With the modifications, “Daytona” was successful, and the modifications also allowed the team to upgrade the original specialized system built to compete in the “Indy” category. Showing impressive improvements in performance, the team submitted for and won both categories in the “Gray” and “Minutesort” competitions.
Beyond the achievement of speed, TritonSort-MR also proved remarkable for its efficiency: while the second-place team used 3,500 nodes to achieve their result, the TritonSort-MR team used only 52. If implemented in a real-world data center, TritonSort-MR would therefore allow a company to sort data more quickly, while only making one-seventh of the investment in equipment, space, and energy costs for cooling and operation.
While winning in these four categories exceeded the team’s original goals from 2010, they found themselves intrigued by a new category on offer in 2011. The “100 Terabyte Joulesort” competition challenges teams to build systems that can sort the greatest number of data records, while consuming no more than one joule of energy. (By way of illustration, it takes roughly one million joules to watch TV for an hour.) The introduction of this new category reflects the recognition of an increasingly dire challenge facing industry in trying to solve data-intensive computing problems: energy usage.
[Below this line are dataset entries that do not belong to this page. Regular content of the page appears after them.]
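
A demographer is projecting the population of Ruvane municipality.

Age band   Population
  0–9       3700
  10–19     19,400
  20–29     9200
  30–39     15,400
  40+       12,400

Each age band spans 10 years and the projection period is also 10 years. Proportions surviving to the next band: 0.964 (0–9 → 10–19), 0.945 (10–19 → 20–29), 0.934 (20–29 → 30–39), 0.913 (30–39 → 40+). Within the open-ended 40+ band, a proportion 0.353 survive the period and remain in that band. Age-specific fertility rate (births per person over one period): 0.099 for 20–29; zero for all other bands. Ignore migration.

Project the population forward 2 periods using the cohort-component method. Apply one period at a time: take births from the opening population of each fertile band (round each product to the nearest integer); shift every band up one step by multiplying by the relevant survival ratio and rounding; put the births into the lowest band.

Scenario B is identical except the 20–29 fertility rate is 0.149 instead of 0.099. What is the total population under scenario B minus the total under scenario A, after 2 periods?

Period 1.
Births: 9200 × 0.099 = 911
10–19: 3700 × 0.964 = 3567
20–29: 19400 × 0.945 = 18333
30–39: 9200 × 0.934 = 8593
40+: 15400 × 0.913 + 12400 × 0.353 = 14060 + 4377 = 18437
Giving 911 / 3567 / 18333 / 8593 / 18437.
Period 2.
Births: 18333 × 0.099 = 1815
10–19: 911 × 0.964 = 878
20–29: 3567 × 0.945 = 3371
30–39: 18333 × 0.934 = 17123
40+: 8593 × 0.913 + 18437 × 0.353 = 7845 + 6508 = 14353
Giving 1815 / 878 / 3371 / 17123 / 14353.
Scenario A total after 2 periods: 37540
Scenario B projection —
Period 1.
Births: 9200 × 0.149 = 1371
10–19: 3700 × 0.964 = 3567
20–29: 19400 × 0.945 = 18333
30–39: 9200 × 0.934 = 8593
40+: 15400 × 0.913 + 12400 × 0.353 = 14060 + 4377 = 18437
Giving 1371 / 3567 / 18333 / 8593 / 18437.
Period 2.
Births: 18333 × 0.149 = 2732
10–19: 1371 × 0.964 = 1322
20–29: 3567 × 0.945 = 3371
30–39: 18333 × 0.934 = 17123
40+: 8593 × 0.913 + 18437 × 0.353 = 7845 + 6508 = 14353
Giving 2732 / 1322 / 3371 / 17123 / 14353.
Scenario B total after 2 periods: 38901
Difference B − A = 38901 − 37540 = 1361

1361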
A primary reason why data centers are expensive to operate is the staggering scale of their energy consumption. Any design that increases energy efficiency would have a positive and much needed impact on both the environment and on a company’s bottom line.
Though intrigued by this new opportunity, the team was skeptical at first that they could compete in the Joulesort arena. “Typically when you look at systems that set records like this, they’re all built out of these incredibly energy efficient pieces,” said Alex Rasmussen. “But you’d never see this equipment deployed in an actual data center setting [because of its high cost].”
The TritonSort-MR team, on the other hand, was focused on making a system of direct applicability to enterprises with real-world needs and resources, rather than breaking a record for its own sake. This is reflected, said Rasmussen, in the type of equipment the TritonSort-MR team employs for its system. “The stuff that we’re using is kind of commodity server stuff,” he said. “We’ve got machines from HP that are a year and a half old,” with multi-core processors and a Cisco Nexus 5596 switch. As an additional challenge to the efficiency of the design, the team elected not to customize their system for energy optimization. Despite placing these limitations upon themselves, the TritonSort-MR group won the Joulesort category handily – proving that the CNS solution was both fast and remarkably energy efficient.
The TritonSort-MR team acknowledged support from CNS member company Cisco Systems, Inc., and the National Science Foundation. Medals recognizing the UCSD team’s accomplishments were awarded by the Sort Benchmark committee at the 2011 ACM Special Interest Group on Management of Data (SIGMOD) conference that ended June 16 in Athens, Greece.